A link between Guidobaldo dal Monte and Galileo Galilei in the study of conic sections? Some evidence from the manuscript UCLA 170/624

This article examines some constructions of conic sections found in a manuscript (UCLA, MS 170/624, fol. 85r) and attributed to Guidobaldo dal Monte. Following centuries of limited access to Greek sources in the Latin West, the sixteenth century saw a revival of interest in conics, spurred by translations of Apollonius and the work of figures such as as Commandino and Maurolico. Like other mathematicians of the period, Guidobaldo developed, or recovered from ancient sources, methods to draw conic sections. In doing so, he addressed both the theoretical needs of mathematics and the practical requirements of gnomonics, astronomy, and mechanics. The folio includes three geometrical constructions of the conic sections and a marginal note: “Del Galileo”, suggesting a possible link with Galileo Galilei. The article analyzes these constructions, highlighting both the theoretical rigor and practical intent of Guidobaldo’s approach.
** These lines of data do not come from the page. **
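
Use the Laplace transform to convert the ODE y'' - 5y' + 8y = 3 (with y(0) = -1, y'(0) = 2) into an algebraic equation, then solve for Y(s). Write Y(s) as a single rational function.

Take the Laplace transform of both sides.
Using L{y''} = s^2 Y - s·y(0) - y'(0) and L{y'} = sY - y(0), with y(0) = -1, y'(0) = 2, the left side becomes (s^2 - 5*s + 8)Y - (-s + 7).
The right side is L{3} = 3/s.
So (s^2 - 5*s + 8)Y = 3/s + (-s + 7).
Isolate Y and clear denominators.

Y(s) = (-s^2 + 7*s + 3)/(s^3 - 5*s^2 + 8*s)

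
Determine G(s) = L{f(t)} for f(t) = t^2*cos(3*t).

L{cos(3t)} = s/(s^2 + 9).
Then apply L{t^2·g(t)} = (-1)^2 d^2/ds^2[H(s)] with H(s) = s/(s^2 + 9):
differentiating 2 times and applying the sign gives 2*s*(s^2 - 27)/(s^2 + 9)^3.

G(s) = 2*s*(s^2 - 27)/(s^2 + 9)^3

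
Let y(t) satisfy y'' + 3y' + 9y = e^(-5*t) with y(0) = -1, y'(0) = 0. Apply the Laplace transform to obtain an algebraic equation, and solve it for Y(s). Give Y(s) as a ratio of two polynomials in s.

Y(s) = (-s^2 - 8*s - 14)/(s^3 + 8*s^2 + 24*s + 45)

Apply the Laplace transform to the equation.
With L{y''} = s^2 Y - s·y(0) - y'(0) and L{y'} = sY - y(0), with y(0) = -1, y'(0) = 0: the LHS transforms to (s^2 + 3*s + 9)Y - (-s - 3).
The right side is L{e^(-5*t)} = 1/(s + 5).
So (s^2 + 3*s + 9)Y = 1/(s + 5) + (-s - 3).
Divide through and combine into a single rational function.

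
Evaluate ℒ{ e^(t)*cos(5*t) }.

(s - 1)/((s - 1)^2 + 25)

L{cos(5t)} = s/(s^2 + 25).
By the first shifting theorem, multiplying by e^(t) replaces s with s - 1.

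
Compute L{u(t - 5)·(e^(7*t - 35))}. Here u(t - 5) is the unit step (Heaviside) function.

exp(-5*s)/(s - 7)

By the second shifting theorem, L{u(t - c)·g(t - c)} = e^(-cs)·G(s) with c = 5 and G(s) = L{g(t)}.
L{e^(7t)} = 1/(s - 7).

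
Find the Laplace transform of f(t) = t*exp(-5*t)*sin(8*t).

16*(s + 5)/(s^2 + 10*s + 89)^2

L{sin(8t)} = 8/(s^2 + 64).
Multiplying by e^(-5t) shifts s → s + 5, so L{exp(-5*t)*sin(8*t)} = 8/((s + 5)^2 + 64).
Then apply L{t·g(t)} = -d/ds[G(s)] with G(s) = 8/((s + 5)^2 + 64):
differentiating 1 time and applying the sign gives 16*(s + 5)/(s^2 + 10*s + 89)^2.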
Particular focus is given to the construction of the hyperbola, which plays a key role in the solution of the Apollonian three circles problem, a topic Guidobaldo discussed in correspondence with Galileo. This problem is another example of the scientific relationship between Galileo and Guidobaldo, along with the study of the centers of gravity of solid figures, already described by the same authors in a paper published in 2022: “Galileo Galilei and the centers of gravity of solids: a reconstruction based on a newly discovered version of the conical frustum contained in manuscript UCLA 170/624”.